During amendment consideration, the House accepted several Democratic amendments. One of these, from Rep. Lois Frankel (D-Fla.), would make sexual abuse of subordinates an offense, and another from Rep. Nita Lowey (D-N.Y.) would require service academies to add sexual assault prevention in ethics curricula.

Members also accepted language from Rep. Rosa DeLauro (D-Conn.) requiring the Defense Department to report on how it is keeping records related to sexual assault.

While sexual assault was a priority issue this year, the House also sought to set defense policy guidelines in several other areas in the bill that authorizes $527 billion in base Pentagon spending.

One of the most controversial issues debated was the issue of Guantánamo Bay, as Democrats sought to lift restrictions on transferring detainees to the U.S.

Republicans not only blocked attempts at easing the restrictions on detainees but also expanded them, passing an amendment from Rep. Jackie Walorski (R-Ind.) to prevent the transfer of detainees to Yemen.

President Obama said last month he is renewing his efforts to close Guantánamo and would restart transfers to Yemen, which were suspended in 2010. Of the 86 cleared detainees at the detention facility, 56 are from Yemen.

The White House threatened to veto the defense bill over the Guantánamo restrictions, among other issues.

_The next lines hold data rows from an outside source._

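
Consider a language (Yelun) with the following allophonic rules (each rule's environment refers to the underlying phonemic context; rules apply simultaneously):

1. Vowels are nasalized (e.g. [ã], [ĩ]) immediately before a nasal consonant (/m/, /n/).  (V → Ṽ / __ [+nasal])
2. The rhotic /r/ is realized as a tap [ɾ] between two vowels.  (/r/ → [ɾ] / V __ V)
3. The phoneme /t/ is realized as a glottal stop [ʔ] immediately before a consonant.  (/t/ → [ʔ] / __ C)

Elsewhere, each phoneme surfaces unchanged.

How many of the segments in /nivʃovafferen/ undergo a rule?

2

Segments that undergo a rule: /r/ → [ɾ] (rule 2); /e/ → [ẽ] (rule 1).
All other segments surface unchanged.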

That threat was also made last year, however, and the bill was ultimately signed into law with the restrictions included.

Members also clashed over the U.S. detention policy for terrorists. The House narrowly approved a Republican amendment that ensures U.S. citizens who are captured as terrorists suspects have a right to a habeas corpus review, an attempt to ensure U.S. citizens are not held indefinitely.

"This is an important amendment that should alleviate any of the well-founded concerns of the American people concerning the possibility of indefinite detention of United States citizens," said Rep. Bob Goodlatte (R-Va.) of his amendment, which the House approved 214-111.

Most Democrats opposed Goodlatte's language and instead argued for language making it clear that the president has no authority to detain anyone captured on U.S. soil. But the House rejected that option, as Republicans said it would force into Article III courts people who may not be prosecutable.

Republicans and Democrats teamed up on Friday to reduce the $85 billion authorized for Overseas Contingency Operations. Rep. Chris Van Hollen (D-Md.) sponsored an amendment to pare that figure back to the $80 billion that the Defense Department requested, and called his proposal a "truth in budgeting measure."

Many Republicans agreed. "I haven't been here very long, only three years, but I've seen a pattern developing now, which is that each year ... the Pentagon comes over and asks for a certain amount of money, and then we give them more than they ask for," Rep. Mick Mulvaney (R-S.C.) said Friday.

The House rejected Van Hollen's amendment in a 191-232 vote. But on Wednesday, Democrats warned that without a solution to the sequester, the spending authorized by the bill may have to come down regardless of what the House passes this week.

"The sad truth is, that's the likely outcome," House Armed Services Committee ranking member Adam Smith (D-Wash.) said. "There's no pathway out of sequestration that we've seen."

The House did pass an amendment from Rep. Jim McGovern (D-Mass.) that said the president should remove combat troops from Afghanistan by the end of 2014, and it calls for a vote in Congress on any troops that will stay beyond 2014.

Many Republicans supported the amendment, saying that it merely codified Obama's current policy.

In other areas, the House voted in support of issues that Republicans have raised over the last few years.

The House once again included funding to begin construction a third missile interceptor site on the East Coast. Like last year, the Senate Armed Services Committee rejected the new site in its bill that passed Thursday, setting up a potential fight in conference committee.

Other examples included the approval of amendments to block enforcement of the United Nations Arms Trade Treaty, ban the killing of U.S. citizens with unmanned drones, and sell F-16 fighter jets to Taiwan.